Fan audiences were primed for the mention of a “gobby Australian” whom the Doctor spent ages trying to return to Heathrow. If there is a nod to the themes of the fifth Doctor’s era, it is to family: one can lose one’s birth family, as Ada does and Tegan did, but one can become a self-reliant member of a new family. While the TARDIS family of the fifth Doctor’s era were probably stronger in the imagination of fan writers than they were on the screen (Russell T Davies’s critique of the failure of Time-Flight to build on the end of Earthshock, as expressed in Richard Marson’s JN-T, was certainly shared by others) something of what was hoped for can be seen in the Doctor’s present friendship network.

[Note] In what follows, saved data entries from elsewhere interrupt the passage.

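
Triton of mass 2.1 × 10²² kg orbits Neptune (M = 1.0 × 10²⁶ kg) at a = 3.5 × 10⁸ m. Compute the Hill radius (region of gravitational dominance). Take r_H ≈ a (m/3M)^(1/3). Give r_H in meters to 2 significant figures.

1.4 × 10⁷ m

r_H ≈ a (m/3M)^(1/3)
    = (3.5 × 10⁸) × (2.1 × 10²² / (3 × 1.0 × 10²⁶))^(1/3)
    = 1.4 × 10⁷ m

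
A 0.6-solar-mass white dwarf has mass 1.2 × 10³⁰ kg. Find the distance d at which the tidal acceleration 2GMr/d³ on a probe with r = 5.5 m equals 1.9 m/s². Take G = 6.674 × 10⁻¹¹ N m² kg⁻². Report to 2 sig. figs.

2GMr/d³ = a_tidal  ⇒  d = (2GMr / a_tidal)^(1/3)
d = (2 × 6.674×10⁻¹¹ × (1.2 × 10³⁰) × (5.5) / (1.9))^(1/3)
  = 7.7 × 10⁶ m

7.7 × 10⁶ m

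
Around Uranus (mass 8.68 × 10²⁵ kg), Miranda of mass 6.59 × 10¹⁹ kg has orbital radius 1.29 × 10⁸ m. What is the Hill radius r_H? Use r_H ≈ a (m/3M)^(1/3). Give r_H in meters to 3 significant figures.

8.16 × 10⁵ m

r_H ≈ a (m/3M)^(1/3)
    = (1.29 × 10⁸) × (6.59 × 10¹⁹ / (3 × 8.68 × 10²⁵))^(1/3)
    = 8.16 × 10⁵ m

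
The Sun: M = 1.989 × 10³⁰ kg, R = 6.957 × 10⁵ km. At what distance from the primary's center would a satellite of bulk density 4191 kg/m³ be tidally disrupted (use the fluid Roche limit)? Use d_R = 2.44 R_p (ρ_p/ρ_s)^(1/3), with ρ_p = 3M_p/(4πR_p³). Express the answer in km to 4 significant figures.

ρ_p = 3M_p/(4πR_p³) = 3 × (1.989 × 10³⁰) / (4π × (6.957 × 10⁸ m)³) = 1410 kg/m³
d_R = 2.44 × 6.957 × 10⁵ km × (1410/4191)^(1/3)
    = 1.181 × 10⁶ km

1.181 × 10⁶ km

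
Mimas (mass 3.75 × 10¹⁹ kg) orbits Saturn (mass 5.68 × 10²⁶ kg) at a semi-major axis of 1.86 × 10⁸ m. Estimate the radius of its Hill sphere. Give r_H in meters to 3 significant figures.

r_H ≈ a (m/3M)^(1/3)
    = (1.86 × 10⁸) × (3.75 × 10¹⁹ / (3 × 5.68 × 10²⁶))^(1/3)
    = 5.21 × 10⁵ m

5.21 × 10⁵ m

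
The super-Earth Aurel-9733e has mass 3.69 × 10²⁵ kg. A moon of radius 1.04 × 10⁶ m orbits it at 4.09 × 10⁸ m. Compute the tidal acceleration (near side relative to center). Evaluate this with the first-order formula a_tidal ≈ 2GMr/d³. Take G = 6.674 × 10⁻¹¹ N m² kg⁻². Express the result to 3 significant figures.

7.49 × 10⁻⁵ m/s²

a_tidal = 2GMr/d³
        = 2 × (6.674 × 10⁻¹¹) × (3.69 × 10²⁵) × (1.04 × 10⁶) / (4.09 × 10⁸)³
        = 7.49 × 10⁻⁵ m/s²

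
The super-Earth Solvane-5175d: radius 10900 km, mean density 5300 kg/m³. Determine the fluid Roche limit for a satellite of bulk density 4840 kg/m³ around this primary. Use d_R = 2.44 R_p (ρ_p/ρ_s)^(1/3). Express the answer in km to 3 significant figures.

d_R = 2.44 × 10900 km × (5300/4840)^(1/3)
    = 27400 km

27400 km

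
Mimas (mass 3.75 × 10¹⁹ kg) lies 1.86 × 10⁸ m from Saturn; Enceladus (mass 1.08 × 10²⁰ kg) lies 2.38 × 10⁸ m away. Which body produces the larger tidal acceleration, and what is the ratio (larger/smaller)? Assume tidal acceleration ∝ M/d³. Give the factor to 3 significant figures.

The tide-raising term goes as M/d³ (the gradient of a 1/d² field).
Mimas: (3.75 × 10¹⁹) / (1.86 × 10⁸)³ = 5.828 × 10⁻⁶
Enceladus: (1.08 × 10²⁰) / (2.38 × 10⁸)³ = 8.011 × 10⁻⁶
Ratio (larger/smaller) = 1.37

Enceladus, by a factor of ≈ 1.37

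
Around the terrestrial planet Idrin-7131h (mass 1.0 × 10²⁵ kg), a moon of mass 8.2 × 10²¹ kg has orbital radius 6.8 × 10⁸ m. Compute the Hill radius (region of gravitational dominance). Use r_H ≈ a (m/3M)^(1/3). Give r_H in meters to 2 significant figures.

r_H ≈ a (m/3M)^(1/3)
    = (6.8 × 10⁸) × (8.2 × 10²¹ / (3 × 1.0 × 10²⁵))^(1/3)
    = 4.4 × 10⁷ m

4.4 × 10⁷ m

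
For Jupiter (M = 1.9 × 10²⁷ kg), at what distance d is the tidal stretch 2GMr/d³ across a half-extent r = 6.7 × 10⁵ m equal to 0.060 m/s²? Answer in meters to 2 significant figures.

2GMr/d³ = a_tidal  ⇒  d = (2GMr / a_tidal)^(1/3)
d = (2 × 6.674×10⁻¹¹ × (1.9 × 10²⁷) × (6.7 × 10⁵) / (0.060))^(1/3)
  = 1.4 × 10⁸ m

1.4 × 10⁸ m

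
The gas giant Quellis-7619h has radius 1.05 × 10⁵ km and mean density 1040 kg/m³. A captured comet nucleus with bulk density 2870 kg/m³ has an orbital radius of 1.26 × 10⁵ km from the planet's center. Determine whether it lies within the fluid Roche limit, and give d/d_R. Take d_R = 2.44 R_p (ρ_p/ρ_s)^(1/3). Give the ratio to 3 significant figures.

inside; d/d_R ≈ 0.690

d_R = 2.44 × (1.05 × 10⁵ km) × (1040/2870)^(1/3) = 1.827 × 10⁵ km
d/d_R = (1.26 × 10⁵) / (1.827 × 10⁵) = 0.690
Since d/d_R < 1, the body is inside the Roche limit.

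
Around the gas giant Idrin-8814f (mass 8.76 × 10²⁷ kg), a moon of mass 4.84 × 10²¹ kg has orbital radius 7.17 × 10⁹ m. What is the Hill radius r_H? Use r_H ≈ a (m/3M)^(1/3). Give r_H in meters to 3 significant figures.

4.08 × 10⁷ m

r_H ≈ a (m/3M)^(1/3)
    = (7.17 × 10⁹) × (4.84 × 10²¹ / (3 × 8.76 × 10²⁷))^(1/3)
    = 4.08 × 10⁷ m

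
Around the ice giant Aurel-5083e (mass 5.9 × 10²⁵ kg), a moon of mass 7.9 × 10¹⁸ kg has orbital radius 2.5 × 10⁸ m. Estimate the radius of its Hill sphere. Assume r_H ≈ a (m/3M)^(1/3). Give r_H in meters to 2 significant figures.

r_H ≈ a (m/3M)^(1/3)
    = (2.5 × 10⁸) × (7.9 × 10¹⁸ / (3 × 5.9 × 10²⁵))^(1/3)
    = 8.9 × 10⁵ m

8.9 × 10⁵ m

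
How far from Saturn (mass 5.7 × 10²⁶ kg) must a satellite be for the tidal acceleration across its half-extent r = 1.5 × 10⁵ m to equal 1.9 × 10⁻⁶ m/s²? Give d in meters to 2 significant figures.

2GMr/d³ = a_tidal  ⇒  d = (2GMr / a_tidal)^(1/3)
d = (2 × 6.674×10⁻¹¹ × (5.7 × 10²⁶) × (1.5 × 10⁵) / (1.9 × 10⁻⁶))^(1/3)
  = 1.8 × 10⁹ m

1.8 × 10⁹ m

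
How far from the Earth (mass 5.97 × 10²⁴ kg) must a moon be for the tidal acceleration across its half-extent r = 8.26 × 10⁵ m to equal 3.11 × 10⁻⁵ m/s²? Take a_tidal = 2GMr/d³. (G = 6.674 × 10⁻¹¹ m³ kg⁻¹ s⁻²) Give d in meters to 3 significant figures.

2.77 × 10⁸ m

2GMr/d³ = a_tidal  ⇒  d = (2GMr / a_tidal)^(1/3)
d = (2 × 6.674×10⁻¹¹ × (5.97 × 10²⁴) × (8.26 × 10⁵) / (3.11 × 10⁻⁵))^(1/3)
  = 2.77 × 10⁸ m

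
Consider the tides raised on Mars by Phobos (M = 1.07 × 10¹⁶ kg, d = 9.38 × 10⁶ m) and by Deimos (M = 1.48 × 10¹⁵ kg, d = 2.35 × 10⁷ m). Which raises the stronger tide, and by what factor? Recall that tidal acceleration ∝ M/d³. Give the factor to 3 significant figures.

The tide-raising term goes as M/d³ (the gradient of a 1/d² field).
Phobos: (1.07 × 10¹⁶) / (9.38 × 10⁶)³ = 1.297 × 10⁻⁵
Deimos: (1.48 × 10¹⁵) / (2.35 × 10⁷)³ = 1.140 × 10⁻⁷
Ratio (larger/smaller) = 114

Phobos, by a factor of ≈ 114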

The Doctor’s awkward expressions of physical affection have become more accentuated in recent weeks and his slap from Jenny was a necessary corrective. The relationship between the Doctor and Clara is tending towards being framed in romantic terms, at least from Clara’s point of view – she doesn’t deny that he is her boyfriend – and Nightmare in Silver promises to put the Doctor and Clara in a quasi-parental role to Angie and Artie Maitland. There is dramatic potential here, but also a danger of going over ground which Doctor Who has already explored.

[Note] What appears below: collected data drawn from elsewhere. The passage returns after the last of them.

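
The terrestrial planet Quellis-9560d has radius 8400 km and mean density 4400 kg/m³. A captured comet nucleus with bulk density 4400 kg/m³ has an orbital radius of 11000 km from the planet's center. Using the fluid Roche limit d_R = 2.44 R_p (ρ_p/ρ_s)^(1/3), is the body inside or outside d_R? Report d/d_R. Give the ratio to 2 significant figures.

d_R = 2.44 × (8400 km) × (4400/4400)^(1/3) = 20500 km
d/d_R = (11000) / (20500) = 0.54
Since d/d_R < 1, the body is inside the Roche limit.

inside; d/d_R ≈ 0.54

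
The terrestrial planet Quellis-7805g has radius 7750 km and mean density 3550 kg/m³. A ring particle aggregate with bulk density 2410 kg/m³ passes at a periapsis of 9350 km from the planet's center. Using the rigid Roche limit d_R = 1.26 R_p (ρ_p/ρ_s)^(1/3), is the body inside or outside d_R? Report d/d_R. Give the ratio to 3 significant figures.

inside; d/d_R ≈ 0.842

d_R = 1.26 × (7750 km) × (3550/2410)^(1/3) = 11110 km
d/d_R = (9350) / (11110) = 0.842
Since d/d_R < 1, the body is inside the Roche limit.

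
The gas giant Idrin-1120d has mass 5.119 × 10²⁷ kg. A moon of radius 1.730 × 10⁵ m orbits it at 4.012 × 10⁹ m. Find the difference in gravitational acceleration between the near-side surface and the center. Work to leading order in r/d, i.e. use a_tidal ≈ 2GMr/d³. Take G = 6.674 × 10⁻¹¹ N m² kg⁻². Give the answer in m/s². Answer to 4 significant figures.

1.830 × 10⁻⁶ m/s²

a_tidal = 2GMr/d³
        = 2 × (6.674 × 10⁻¹¹) × (5.119 × 10²⁷) × (1.730 × 10⁵) / (4.012 × 10⁹)³
        = 1.830 × 10⁻⁶ m/s²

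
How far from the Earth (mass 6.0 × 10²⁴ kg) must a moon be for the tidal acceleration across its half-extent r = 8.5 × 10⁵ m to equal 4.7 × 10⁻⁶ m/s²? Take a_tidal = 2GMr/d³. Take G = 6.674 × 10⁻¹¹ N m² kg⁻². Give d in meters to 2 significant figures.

2GMr/d³ = a_tidal  ⇒  d = (2GMr / a_tidal)^(1/3)
d = (2 × 6.674×10⁻¹¹ × (6.0 × 10²⁴) × (8.5 × 10⁵) / (4.7 × 10⁻⁶))^(1/3)
  = 5.3 × 10⁸ m

5.3 × 10⁸ m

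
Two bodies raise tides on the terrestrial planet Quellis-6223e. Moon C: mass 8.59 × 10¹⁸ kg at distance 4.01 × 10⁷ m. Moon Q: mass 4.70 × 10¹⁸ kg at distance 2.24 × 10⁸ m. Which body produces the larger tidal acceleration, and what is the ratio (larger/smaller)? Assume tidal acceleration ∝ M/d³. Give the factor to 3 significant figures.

Moon C, by a factor of ≈ 319

Tidal stretch scales as M/d³; compute that for each body.
Moon C: (8.59 × 10¹⁸) / (4.01 × 10⁷)³ = 1.332 × 10⁻⁴
Moon Q: (4.70 × 10¹⁸) / (2.24 × 10⁸)³ = 4.182 × 10⁻⁷
Ratio (larger/smaller) = 319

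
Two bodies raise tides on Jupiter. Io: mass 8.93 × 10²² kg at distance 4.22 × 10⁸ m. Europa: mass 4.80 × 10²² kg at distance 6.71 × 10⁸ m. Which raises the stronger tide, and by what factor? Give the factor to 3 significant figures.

The tide-raising term goes as M/d³ (the gradient of a 1/d² field).
Io: (8.93 × 10²²) / (4.22 × 10⁸)³ = 1.188 × 10⁻³
Europa: (4.80 × 10²²) / (6.71 × 10⁸)³ = 1.589 × 10⁻⁴
Ratio (larger/smaller) = 7.48

Io, by a factor of ≈ 7.48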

The Crimson Horror was a richly textured confection, but while full of performances which were at their worst solid, which is more than can be said for some of the current run, some of the icing should have been withheld to better serve the episode’s strengths. At times it was just a little too pleased with its own cleverness and didn’t know how to convey its pleasure with itself on these occasions to the audience. For all they dominate this review, allusions and references to other sources do not by themselves good Doctor Who make. The density of its references – and I’m sure I’ve not spotted or mentioned them all – could have happily filled a Doctor Who Confidential, a programme especially missed on these occasions. While I enjoyed it greatly I do wonder whether, like so many episodes this year, it needed more room to breathe and explain itself and develop the nature of the central threat. Brendan Patricks, doing his best with a double role held in uncertain regard by the script, turned up at the end to faint once more, perhaps not at the dematerialisation of the TARDIS but exhausted by his escape from wherever the resolution of the main plot had needed to park him. Nevertheless, The Crimson Horror was a largely successful satire on Victorian industry and philanthropy, even if the adventure elements of the episode were comparatively undernourished.